O Congresso Nacional retomou os trabalhos nesta segunda-feira (3), após duas semanas de recesso parlamentar. Apesar da volta das atividades, não há previsão de sessões plenárias deliberativas na Câmara dos Deputados nem no Senado durante esta primeira semana.
De acordo com o calendário definido pelos presidentes das duas Casas, o período legislativo será marcado por duas semanas de esforço concentrado em razão das eleições. As votações estão previstas para ocorrer entre os dias 10 e 14 de agosto e entre 31 de agosto e 3 de setembro.
A expectativa é que as principais deliberações em plenário aconteçam apenas nesses dois períodos até o pleito de outubro. Tradicionalmente, o segundo semestre de anos eleitorais registra menor participação dos parlamentares nas atividades legislativas.
Entre os temas pendentes está a proposta de emenda à Constituição (PEC) que trata do fim da escala 6×1. O texto permanece na mesa do presidente do Senado, Davi Alcolumbre, sem definição sobre quando será encaminhado à Comissão de Constituição e Justiça (CCJ). Enquanto o governo defende a votação antes das eleições, parlamentares da oposição apoiam uma proposta alternativa que mantém a possibilidade desse modelo de jornada.
Outro projeto considerado prioritário pelo governo é a PEC da Segurança Pública, já aprovada pela Câmara dos Deputados e que aguarda análise no Senado. O presidente Luiz Inácio Lula da Silva tem defendido publicamente que a matéria seja apreciada pelos senadores.
Também aguarda votação no Senado o projeto de lei que regulamenta a exploração de minerais críticos, aprovado anteriormente pela Câmara.
Além dessas propostas, o Congresso ainda precisa analisar os projetos da Lei de Diretrizes Orçamentárias (LDO) e da Lei Orçamentária Anual (LOA). O projeto da LOA de 2027 deverá ser enviado pelo governo até 31 de agosto.

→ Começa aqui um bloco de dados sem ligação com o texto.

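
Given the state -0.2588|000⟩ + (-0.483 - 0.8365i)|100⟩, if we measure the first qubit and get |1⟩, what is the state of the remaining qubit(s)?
(-0.5 - 0.866i)|00⟩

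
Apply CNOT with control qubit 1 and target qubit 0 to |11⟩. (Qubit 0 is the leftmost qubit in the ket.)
|01⟩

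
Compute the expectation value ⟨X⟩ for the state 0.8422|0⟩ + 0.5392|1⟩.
0.9082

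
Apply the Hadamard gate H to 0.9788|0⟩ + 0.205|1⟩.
0.8371|0⟩ + 0.5472|1⟩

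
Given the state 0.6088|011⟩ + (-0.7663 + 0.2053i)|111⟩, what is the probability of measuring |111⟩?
0.6294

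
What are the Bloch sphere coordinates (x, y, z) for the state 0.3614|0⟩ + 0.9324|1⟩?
(0.6739, 0, -0.7388)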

Outro desafio é a análise de 87 vetos presidenciais que atualmente impedem o avanço da pauta legislativa. Entre eles estão vetos relacionados à regulamentação da reforma tributária, ao Estatuto do Pantanal, às LDO e LOA de 2026, ao marco do setor elétrico e à Lei da Dosimetria, que trata da redução do tempo de prisão para condenados pelos atos de 8 de janeiro.
Projetos debatidos no primeiro semestre, mas que ainda não chegaram ao plenário, também permanecem na agenda. É o caso do PL da Misoginia, que criminaliza a discriminação contra mulheres, e do projeto que estabelece regras para o uso da inteligência artificial no Brasil.
Agenda da primeira semana
Nesta semana inicial após o recesso, a programação será voltada principalmente para sessões solenes e reuniões de comissões. Na Câmara dos Deputados, está prevista para terça-feira (4) uma homenagem à fundação da Assembleia de Deus – Ministério de Madureira.
No Senado, uma sessão solene marcada para sexta-feira (7) dará destaque à campanha Agosto Lilás, voltada ao enfrentamento da violência contra as mulheres.
Entre as comissões, a Comissão Mista de Orçamento (CMO) realizará, na quarta-feira (5), audiência pública sobre o financiamento da educação infantil no Brasil. Já a Comissão de Direitos Humanos (CDH) do Senado promove nesta segunda-feira (3) um debate sobre a campanha Agosto Dourado, dedicada ao incentivo ao aleitamento materno.